The department already has established processes by which companies can apply for discretionary royalty relief,” Interior spokesman Conner Swanson said in a statement.
“We also have in place processes through which companies may apply for the suspension of operations or production,” he said. “Such requests may be granted in cases where an operator is prevented from operating or producing on a lease for reasons beyond or outside their control. Entities that believe such relief may be appropriate to promote continued energy production and development can submit an application for relief to the appropriate bureau program.”
The Bureau of Safety and Environmental Enforcement has received one “pre-application” letter about royalties, said Swanson, who did not name the company. Under federal law, the Interior secretary can unilaterally waive royalty payments on and in U.S. land and water, such as in the Gulf of Mexico.
White House meeting
President Donald Trump, whose administration is now encouraging citizens to stay at home because of the pandemic, met in person with congressional Republicans and executives from eight oil and gas companies Friday to discuss protecting the industry.
“I’m with you 1,000 percent,” Trump said. It’s a very vital business.”

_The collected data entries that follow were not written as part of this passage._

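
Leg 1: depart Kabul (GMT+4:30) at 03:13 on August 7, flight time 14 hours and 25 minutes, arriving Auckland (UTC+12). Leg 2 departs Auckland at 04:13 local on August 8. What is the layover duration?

3 hours 5 minutes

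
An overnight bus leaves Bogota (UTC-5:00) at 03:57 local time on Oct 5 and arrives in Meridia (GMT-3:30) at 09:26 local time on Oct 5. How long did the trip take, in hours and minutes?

Departure in UTC: 03:57 + 5:00 = 08:57 on Oct 5.
Arrival in UTC: 09:26 + 3:30 = 12:56 on Oct 5.
Elapsed = 12:56 − 08:57 = 3 hours 59 minutes.

3 hours 59 minutes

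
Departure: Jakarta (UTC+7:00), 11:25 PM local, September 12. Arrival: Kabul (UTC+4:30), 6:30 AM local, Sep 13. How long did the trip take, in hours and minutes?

9 hours 35 minutes

Departure in UTC: 11:25 PM − 7:00 = 4:25 PM on Sep 12.
Arrival in UTC: 6:30 AM − 4:30 = 2:00 AM on Sep 13.
Elapsed = 2:00 AM − 4:25 PM (+1 day) = 9 hours 35 minutes.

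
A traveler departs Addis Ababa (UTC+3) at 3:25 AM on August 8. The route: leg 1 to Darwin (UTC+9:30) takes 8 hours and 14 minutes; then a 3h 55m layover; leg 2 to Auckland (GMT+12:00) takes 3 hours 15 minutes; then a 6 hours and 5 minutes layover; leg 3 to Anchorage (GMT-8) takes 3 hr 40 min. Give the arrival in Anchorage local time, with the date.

5:34 PM on Aug 8

Convert departure to UTC: 3:25 AM − 3:00 = 12:25 AM UTC on Aug 8.
Add 8 hours and 14 minutes leg 1 → 8:39 AM UTC.
Add 3 hours 55 minutes layover in Darwin → 12:34 PM UTC.
Add 3 hours and 15 minutes leg 2 → 3:49 PM UTC.
Add 6 hours and 5 minutes layover in Auckland → 9:54 PM UTC.
Add 3 hours 40 minutes leg 3 → 1:34 AM UTC (Aug 9).
Anchorage is UTC−8:00, so local arrival = 1:34 AM − 8:00 = 5:34 PM on Aug 8.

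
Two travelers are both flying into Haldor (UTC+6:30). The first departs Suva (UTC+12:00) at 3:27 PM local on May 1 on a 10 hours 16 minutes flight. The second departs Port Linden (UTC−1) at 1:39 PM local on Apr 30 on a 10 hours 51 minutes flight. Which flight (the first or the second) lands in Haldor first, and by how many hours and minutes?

Flight 1 in UTC: 3:27 PM − 12:00 = 3:27 AM on May 1.
+10 hours and 16 minutes → arrive 1:43 PM UTC on May 1.
Flight 2 in UTC: 1:39 PM + 1:00 = 2:39 PM on Apr 30.
+10 hours 51 minutes → arrive 1:30 AM UTC on May 1.
Flight 2 lands earlier by 12 hours 13 minutes.

the second, by 12 hours 13 minutes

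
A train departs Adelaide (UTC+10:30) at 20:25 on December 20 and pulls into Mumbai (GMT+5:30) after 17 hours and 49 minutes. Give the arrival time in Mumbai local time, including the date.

09:14 on Dec 21

Convert departure to UTC: 20:25 − 10:30 = 09:55 UTC on Dec 20.
Add 17 hours 49 minutes travel time → 03:44 UTC (Dec 21).
Mumbai is UTC+5:30, so local arrival = 03:44 + 5:30 = 09:14 on Dec 21.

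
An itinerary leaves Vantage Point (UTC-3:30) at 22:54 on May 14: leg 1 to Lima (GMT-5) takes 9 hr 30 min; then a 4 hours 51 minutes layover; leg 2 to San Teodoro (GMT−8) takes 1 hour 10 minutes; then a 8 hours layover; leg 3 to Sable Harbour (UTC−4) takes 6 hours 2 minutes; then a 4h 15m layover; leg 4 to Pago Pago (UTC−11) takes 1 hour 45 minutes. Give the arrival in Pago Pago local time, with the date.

Convert departure to UTC: 22:54 + 3:30 = 02:24 UTC on May 15.
Add 9 hours 30 minutes leg 1 → 11:54 UTC.
Add 4 hours 51 minutes layover in Lima → 16:45 UTC.
Add 1 hour 10 minutes leg 2 → 17:55 UTC.
Add 8 hours layover in San Teodoro → 01:55 UTC (May 16).
Add 6 hours 2 minutes leg 3 → 07:57 UTC.
Add 4 hours 15 minutes layover in Sable Harbour → 12:12 UTC.
Add 1 hour and 45 minutes leg 4 → 13:57 UTC.
Pago Pago is UTC−11:00, so local arrival = 13:57 − 11:00 = 02:57 on May 16.

02:57 on May 16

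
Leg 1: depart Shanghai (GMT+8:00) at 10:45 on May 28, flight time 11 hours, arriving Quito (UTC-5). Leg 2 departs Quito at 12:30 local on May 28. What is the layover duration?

Convert departure to UTC: 10:45 − 8:00 = 02:45 UTC on May 28.
Add 11 hours flight time → 13:45 UTC.
Quito is UTC−5:00, so local arrival = 13:45 − 5:00 = 08:45 on May 28.
Layover = 12:30 − 08:45 = 3 hours 45 minutes.

3 hours 45 minutes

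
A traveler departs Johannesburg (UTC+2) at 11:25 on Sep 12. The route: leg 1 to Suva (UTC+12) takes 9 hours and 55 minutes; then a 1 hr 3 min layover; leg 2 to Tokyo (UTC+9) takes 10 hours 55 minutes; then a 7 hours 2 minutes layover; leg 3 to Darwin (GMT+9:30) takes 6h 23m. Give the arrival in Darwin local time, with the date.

06:13 on September 14

Convert departure to UTC: 11:25 − 2:00 = 09:25 UTC on Sep 12.
Add 9 hours and 55 minutes leg 1 → 19:20 UTC.
Add 1 hour and 3 minutes layover in Suva → 20:23 UTC.
Add 10 hours and 55 minutes leg 2 → 07:18 UTC (Sep 13).
Add 7 hours and 2 minutes layover in Tokyo → 14:20 UTC.
Add 6 hours and 23 minutes leg 3 → 20:43 UTC.
Darwin is UTC+9:30, so local arrival = 20:43 + 9:30 = 06:13 on Sep 14.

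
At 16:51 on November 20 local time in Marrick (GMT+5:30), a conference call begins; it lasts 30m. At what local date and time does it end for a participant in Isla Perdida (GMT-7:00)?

04:51 on November 20

Isla Perdida is 12:30 behind Marrick.
After 30 minutes it is 17:21 in Marrick.
Shift by the zone difference: 17:21 − 12:30 = 04:51 on Nov 20 in Isla Perdida.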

The companies with representatives present were Chevron Corp., Continental Resources Inc., Devon Energy, Exxon Mobil Corp., Hilcorp Energy Co., Occidental Petroleum Corp., Phillips 66 and Energy Transfer, a pipeline company.
International oil prices are hovering around $25 a barrel, the lowest in nearly two decades, after a decline triggered in early March — after Russia and Saudi Arabia did not reach a deal to cut their output — then further aggravated by the spreading global pandemic that has has drastically lessened demand with consumers working from their homes.

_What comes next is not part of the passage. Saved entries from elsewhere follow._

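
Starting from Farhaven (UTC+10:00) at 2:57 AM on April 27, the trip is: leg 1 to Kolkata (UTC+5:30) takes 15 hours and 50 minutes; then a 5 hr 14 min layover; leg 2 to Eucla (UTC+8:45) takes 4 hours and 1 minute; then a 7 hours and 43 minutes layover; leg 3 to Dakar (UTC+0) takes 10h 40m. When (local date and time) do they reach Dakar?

12:25 PM on April 28

Convert departure to UTC: 2:57 AM − 10:00 = 4:57 PM UTC on Apr 26.
Add 15 hours 50 minutes leg 1 → 8:47 AM UTC (Apr 27).
Add 5 hours 14 minutes layover in Kolkata → 2:01 PM UTC.
Add 4 hours and 1 minute leg 2 → 6:02 PM UTC.
Add 7 hours 43 minutes layover in Eucla → 1:45 AM UTC (Apr 28).
Add 10 hours and 40 minutes leg 3 → 12:25 PM UTC.
Dakar is UTC+0, so local arrival is the same: 12:25 PM on Apr 28.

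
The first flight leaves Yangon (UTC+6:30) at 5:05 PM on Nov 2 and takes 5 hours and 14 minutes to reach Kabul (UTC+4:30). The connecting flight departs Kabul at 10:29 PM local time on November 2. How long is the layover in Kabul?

2 hours 10 minutes

Convert departure to UTC: 5:05 PM − 6:30 = 10:35 AM UTC on Nov 2.
Add 5 hours and 14 minutes flight time → 3:49 PM UTC.
Kabul is UTC+4:30, so local arrival = 3:49 PM + 4:30 = 8:19 PM on Nov 2.
Layover = 10:29 PM − 8:19 PM = 2 hours 10 minutes.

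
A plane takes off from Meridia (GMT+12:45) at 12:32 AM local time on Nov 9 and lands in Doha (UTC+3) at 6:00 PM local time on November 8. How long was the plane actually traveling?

3 hours 13 minutes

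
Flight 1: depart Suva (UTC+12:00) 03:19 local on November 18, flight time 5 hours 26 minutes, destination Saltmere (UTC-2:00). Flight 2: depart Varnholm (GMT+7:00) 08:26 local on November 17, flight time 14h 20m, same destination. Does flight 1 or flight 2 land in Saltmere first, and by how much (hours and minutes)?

Flight 1 in UTC: 03:19 − 12:00 = 15:19 on Nov 17.
+5 hours and 26 minutes → arrive 20:45 UTC on Nov 17.
Flight 2 in UTC: 08:26 − 7:00 = 01:26 on Nov 17.
+14 hours 20 minutes → arrive 15:46 UTC on Nov 17.
Flight 2 lands earlier by 4 hours 59 minutes.

the second, by 4 hours 59 minutes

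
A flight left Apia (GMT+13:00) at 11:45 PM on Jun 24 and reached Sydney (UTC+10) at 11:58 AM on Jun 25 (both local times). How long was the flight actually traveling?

15 hours 13 minutes

Sydney is 3:00 behind Apia.
Clock-face elapsed time (ignoring zones) is 12 hours 13 minutes.
Actual elapsed = 12 hours 13 minutes + 3:00 = 15 hours 13 minutes.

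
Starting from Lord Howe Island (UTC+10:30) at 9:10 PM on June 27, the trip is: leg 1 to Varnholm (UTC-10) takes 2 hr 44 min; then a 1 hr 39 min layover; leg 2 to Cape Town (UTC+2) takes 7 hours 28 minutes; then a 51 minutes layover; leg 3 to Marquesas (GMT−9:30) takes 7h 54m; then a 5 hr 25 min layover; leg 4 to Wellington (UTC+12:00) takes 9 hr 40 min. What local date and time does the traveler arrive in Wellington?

10:21 AM on June 29

Convert departure to UTC: 9:10 PM − 10:30 = 10:40 AM UTC on Jun 27.
Add 2 hours 44 minutes leg 1 → 1:24 PM UTC.
Add 1 hour 39 minutes layover in Varnholm → 3:03 PM UTC.
Add 7 hours and 28 minutes leg 2 → 10:31 PM UTC.
Add 51 minutes layover in Cape Town → 11:22 PM UTC.
Add 7 hours 54 minutes leg 3 → 7:16 AM UTC (Jun 28).
Add 5 hours and 25 minutes layover in Marquesas → 12:41 PM UTC.
Add 9 hours 40 minutes leg 4 → 10:21 PM UTC.
Wellington is UTC+12:00, so local arrival = 10:21 PM + 12:00 = 10:21 AM on Jun 29.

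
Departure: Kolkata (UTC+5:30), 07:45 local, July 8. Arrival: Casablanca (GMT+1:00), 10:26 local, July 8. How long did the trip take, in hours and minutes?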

A meeting on Thursday by members of OPEC and Russia was expected to result in a deal to cut production as a way to stabilize the oil markets.
Congressional lawmakers from oil-producing states pushed the administration to pressure Saudi Arabia and Russia to settle their dispute and agree to limit production as a way to shore up the industry.

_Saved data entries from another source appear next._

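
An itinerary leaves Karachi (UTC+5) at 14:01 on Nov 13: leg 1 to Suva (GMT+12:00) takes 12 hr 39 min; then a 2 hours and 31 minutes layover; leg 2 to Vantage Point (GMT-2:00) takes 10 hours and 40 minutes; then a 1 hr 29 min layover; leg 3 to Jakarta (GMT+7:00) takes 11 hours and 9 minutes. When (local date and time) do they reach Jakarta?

Convert departure to UTC: 14:01 − 5:00 = 09:01 UTC on Nov 13.
Add 12 hours 39 minutes leg 1 → 21:40 UTC.
Add 2 hours 31 minutes layover in Suva → 00:11 UTC (Nov 14).
Add 10 hours and 40 minutes leg 2 → 10:51 UTC.
Add 1 hour 29 minutes layover in Vantage Point → 12:20 UTC.
Add 11 hours and 9 minutes leg 3 → 23:29 UTC.
Jakarta is UTC+7:00, so local arrival = 23:29 + 7:00 = 06:29 on Nov 15.

06:29 on Nov 15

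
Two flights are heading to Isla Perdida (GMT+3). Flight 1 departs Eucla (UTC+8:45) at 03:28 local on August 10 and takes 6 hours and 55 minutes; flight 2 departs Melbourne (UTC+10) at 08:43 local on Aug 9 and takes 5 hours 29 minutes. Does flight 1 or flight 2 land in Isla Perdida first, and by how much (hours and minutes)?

the second, by 21 hours 26 minutes

Flight 1 in UTC: 03:28 − 8:45 = 18:43 on Aug 9.
+6 hours and 55 minutes → arrive 01:38 UTC on Aug 10.
Flight 2 in UTC: 08:43 − 10:00 = 22:43 on Aug 8.
+5 hours 29 minutes → arrive 04:12 UTC on Aug 9.
Flight 2 lands earlier by 21 hours 26 minutes.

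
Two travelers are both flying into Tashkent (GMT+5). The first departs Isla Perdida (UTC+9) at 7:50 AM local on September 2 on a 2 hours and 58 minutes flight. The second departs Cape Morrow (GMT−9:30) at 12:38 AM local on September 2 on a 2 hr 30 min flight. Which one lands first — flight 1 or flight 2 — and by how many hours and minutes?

Flight 1 in UTC: 7:50 AM − 9:00 = 10:50 PM on Sep 1.
+2 hours and 58 minutes → arrive 1:48 AM UTC on Sep 2.
Flight 2 in UTC: 12:38 AM + 9:30 = 10:08 AM on Sep 2.
+2 hours and 30 minutes → arrive 12:38 PM UTC on Sep 2.
Flight 1 lands earlier by 10 hours 50 minutes.

the first, by 10 hours 50 minutes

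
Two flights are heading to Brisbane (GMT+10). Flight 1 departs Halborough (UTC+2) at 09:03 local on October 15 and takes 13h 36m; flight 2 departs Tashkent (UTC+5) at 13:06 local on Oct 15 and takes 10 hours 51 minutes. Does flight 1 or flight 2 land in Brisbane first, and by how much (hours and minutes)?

the second, by 1 hour 42 minutes

Flight 1 in UTC: 09:03 − 2:00 = 07:03 on Oct 15.
+13 hours 36 minutes → arrive 20:39 UTC on Oct 15.
Flight 2 in UTC: 13:06 − 5:00 = 08:06 on Oct 15.
+10 hours and 51 minutes → arrive 18:57 UTC on Oct 15.
Flight 2 lands earlier by 1 hour 42 minutes.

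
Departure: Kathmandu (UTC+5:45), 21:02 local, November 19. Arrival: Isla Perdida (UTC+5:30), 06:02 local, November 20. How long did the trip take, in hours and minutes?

Departure in UTC: 21:02 − 5:45 = 15:17 on Nov 19.
Arrival in UTC: 06:02 − 5:30 = 00:32 on Nov 20.
Elapsed = 00:32 − 15:17 (+1 day) = 9 hours 15 minutes.

9 hours 15 minutes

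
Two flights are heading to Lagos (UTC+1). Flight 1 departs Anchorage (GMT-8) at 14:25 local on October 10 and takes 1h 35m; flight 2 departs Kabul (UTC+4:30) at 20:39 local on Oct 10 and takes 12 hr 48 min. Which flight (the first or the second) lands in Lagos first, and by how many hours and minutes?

the first, by 4 hours 57 minutes

Flight 1 in UTC: 14:25 + 8:00 = 22:25 on Oct 10.
+1 hour and 35 minutes → arrive 00:00 UTC on Oct 11.
Flight 2 in UTC: 20:39 − 4:30 = 16:09 on Oct 10.
+12 hours 48 minutes → arrive 04:57 UTC on Oct 11.
Flight 1 lands earlier by 4 hours 57 minutes.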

According to Bloomberg News, which cited unnamed delegates to the OPEC meeting, members of the oil cartel and its allies reached a tentative deal to cut their production by 10 million barrels a day.
Lou Pugliaresi, president of the Energy Policy Research Foundation, said that while cuts of 10 million barrels a day would help a bit, he anticipates the pain in the industry to continue until after global economies have recovered from the coronavirus pandemic.
“The real problem is a catastrophic loss of demand, which is over a quarter of the world’s oil consumption,” said Pugliaresi, who served in the National Security Council at the White House under the Reagan administration. “So, this problem is going to be endemic until the world goes back to work.”
It’s unclear if that agreement is contingent upon the U.S. also cutting its production as Russia has demanded.
The U.S. is expected to join a G-20 meeting Friday about stabilizing oil markets.
If Thursday’s OPEC meeting deal holds, it could also make it harder for lawmakers in Congress to push a bill that would provide $3 billion for the Department of Energy to buy oil and store it in the national stockpiles as a way to soak up the overabundance.
A provision to purchase crude oil for the strategic petroleum reserve was removed from a prior relief package after Democrats objected.
On Wednesday, a group of oil-state lawmakers introduced a bill that would make the money available for the oil-reserve purchase and demanded it be included in the next federal relief package. It would be “politically hard” to pass the Standard Sales Provisions, Pugliaresi said, without combining it with some environmental provisions.